Com o resultado, o colegiado encerra suas atividades sem a aprovação de um documento final, mesmo após meses de investigação sobre fraudes em benefícios previdenciários.
📄 Relatório previa mais de 200 indiciamentos
O parecer rejeitado sugeria o indiciamento de 216 pessoas, incluindo nomes de peso do cenário político e econômico, como:
- Fábio Luís Lula da Silva (“Lulinha”)
- Daniel Vorcaro
- Antônio Carlos Camilo Antunes, conhecido como “Careca do INSS”
O relatório também apontava a atuação de agentes públicos, empresários e operadores financeiros em um esquema de descontos indevidos sobre aposentadorias e pensões.
⏱️ Sessão longa e desfecho sem acordo
A votação ocorreu após uma sessão que começou ainda na manhã de sexta-feira (27) e se estendeu até 01h14 da madrugada de sábado.
A reunião foi convocada às pressas após decisão do STF que impediu a prorrogação da CPMI, obrigando os parlamentares a deliberarem dentro do prazo final.

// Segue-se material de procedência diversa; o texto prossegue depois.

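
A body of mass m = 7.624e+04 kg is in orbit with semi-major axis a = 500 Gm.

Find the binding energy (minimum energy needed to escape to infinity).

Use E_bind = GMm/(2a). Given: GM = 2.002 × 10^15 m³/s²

Convert to SI: a = 500 Gm = 5e+11 m.
Total orbital energy is E = −GMm/(2a); binding energy is E_bind = −E = GMm/(2a).
E_bind = 2.002e+15 · 7.624e+04 / (2 · 5e+11) J ≈ 1.526e+08 J = 152.6 MJ.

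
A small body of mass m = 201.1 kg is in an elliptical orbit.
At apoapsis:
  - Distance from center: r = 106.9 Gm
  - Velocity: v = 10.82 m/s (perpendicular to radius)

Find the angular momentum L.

Convert to SI: r = 106.9 Gm = 1.069e+11 m.
Since v is perpendicular to r, L = m · v · r.
L = 201.1 · 10.82 · 1.069e+11 kg·m²/s ≈ 2.326e+14 kg·m²/s.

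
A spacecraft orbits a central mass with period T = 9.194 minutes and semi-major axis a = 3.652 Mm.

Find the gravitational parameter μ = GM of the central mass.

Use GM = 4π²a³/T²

Convert to SI: T = 9.194 minutes = 551.64 s; a = 3.652 Mm = 3.652e+06 m.
GM = 4π² · a³ / T².
GM = 4π² · (3.652e+06)³ / (551.64)² m³/s² ≈ 6.319e+15 m³/s² = 6.319 × 10^15 m³/s².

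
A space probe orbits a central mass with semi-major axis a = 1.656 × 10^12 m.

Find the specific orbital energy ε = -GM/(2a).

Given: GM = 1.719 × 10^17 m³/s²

ε = −GM / (2a).
ε = −1.719e+17 / (2 · 1.656e+12) J/kg ≈ -5.19e+04 J/kg = -51.9 kJ/kg.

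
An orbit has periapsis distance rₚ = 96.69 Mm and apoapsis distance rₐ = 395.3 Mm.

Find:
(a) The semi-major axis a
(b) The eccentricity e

Convert to SI: rₚ = 96.69 Mm = 9.669e+07 m; rₐ = 395.3 Mm = 3.953e+08 m.
(a) a = (rₚ + rₐ) / 2 = (9.669e+07 + 3.953e+08) / 2 ≈ 2.46e+08 m = 246 Mm.
(b) e = (rₐ − rₚ) / (rₐ + rₚ) = (3.953e+08 − 9.669e+07) / (3.953e+08 + 9.669e+07) ≈ 0.6069.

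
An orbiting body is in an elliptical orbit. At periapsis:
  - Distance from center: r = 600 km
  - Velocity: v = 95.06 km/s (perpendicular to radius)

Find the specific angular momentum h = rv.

Convert to SI: r = 600 km = 600000 m; v = 95.06 km/s = 95060 m/s.
With v perpendicular to r, h = r · v.
h = 600000 · 95060 m²/s ≈ 5.704e+10 m²/s.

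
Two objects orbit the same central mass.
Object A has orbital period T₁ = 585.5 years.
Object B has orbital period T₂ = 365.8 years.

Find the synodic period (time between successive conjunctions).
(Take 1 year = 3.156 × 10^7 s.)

Convert to SI: T₁ = 585.5 years = 1.84784e+10 s; T₂ = 365.8 years = 1.15446e+10 s.
T_syn = |T₁ · T₂ / (T₁ − T₂)|.
T_syn = |1.84784e+10 · 1.15446e+10 / (1.84784e+10 − 1.15446e+10)| s ≈ 3.077e+10 s = 974.9 years.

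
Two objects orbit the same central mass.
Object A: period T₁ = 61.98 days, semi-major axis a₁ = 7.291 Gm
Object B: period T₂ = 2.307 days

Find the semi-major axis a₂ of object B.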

Mesmo com horas de debate, não houve consenso — e o relatório acabou sendo barrado.
⚖️ Base governista liderou rejeição
A rejeição foi puxada majoritariamente por parlamentares alinhados ao governo do presidente Luiz Inácio Lula da Silva, que criticaram pontos do relatório, especialmente o pedido de indiciamento de “Lulinha”.
Além disso, esse grupo apresentou um relatório alternativo, com uma linha diferente de investigação.
🔁 Relatório alternativo muda foco
O texto alternativo defendido por governistas:
- Propõe o indiciamento de 130 pessoas
- Sugere investigação de outras 71
- Aponta o ex-presidente Jair Bolsonaro como figura central no esquema investigado
- Recomenda mudanças legislativas, incluindo projetos de lei e até uma proposta de emenda à Constituição
No entanto, esse relatório não chegou a ser votado.
🗳️ Como votaram os parlamentares
✅ A favor do relatório (12 votos)
- Magno Malta
- Marcio Bittar
- Izalci Lucas
- Eduardo Girão
- Rogério Marinho
- Damares Alves
- Coronel Fernanda
- Coronel Chrisóstomo
- Marcel van Hattem
- Adriana Ventura
- Alfredo Gaspar
- Bia Kicis
❌ Contra o relatório (19 votos)
- Soraya Thronicke
- Randolfe Rodrigues
- Jaques Wagner
- Eliziane Gama
- Humberto Costa
- Jussara Lima
- Rogério Carvalho
- Augusta Brito
- Teresa Leitão
- Meire Serafim
- Átila Lira
- Orlando Silva
- Rogério Correia
- Ricardo Ayres
- Alencar Santana
- Paulo Pimenta
- Lindbergh Farias
- Neto Carletto
- Dorinaldo Malafaia
📉 Comissão termina sem conclusão formal
Mesmo com meses de trabalho, coleta de documentos e depoimentos, a CPMI termina sem um relatório aprovado — o que enfraquece o impacto político imediato das investigações.
Ainda assim, os documentos produzidos podem ser encaminhados a órgãos como o STF e o Ministério Público, que poderão dar continuidade às apurações.
🔎 O que fica do caso
O desfecho da CPMI deixa um cenário claro:
- Houve investigação extensa
- Existiam acusações relevantes
- Mas faltou acordo político para consolidar uma conclusão oficial
👉 No fim, a comissão termina dividida — e o caso segue aberto fora do Congresso.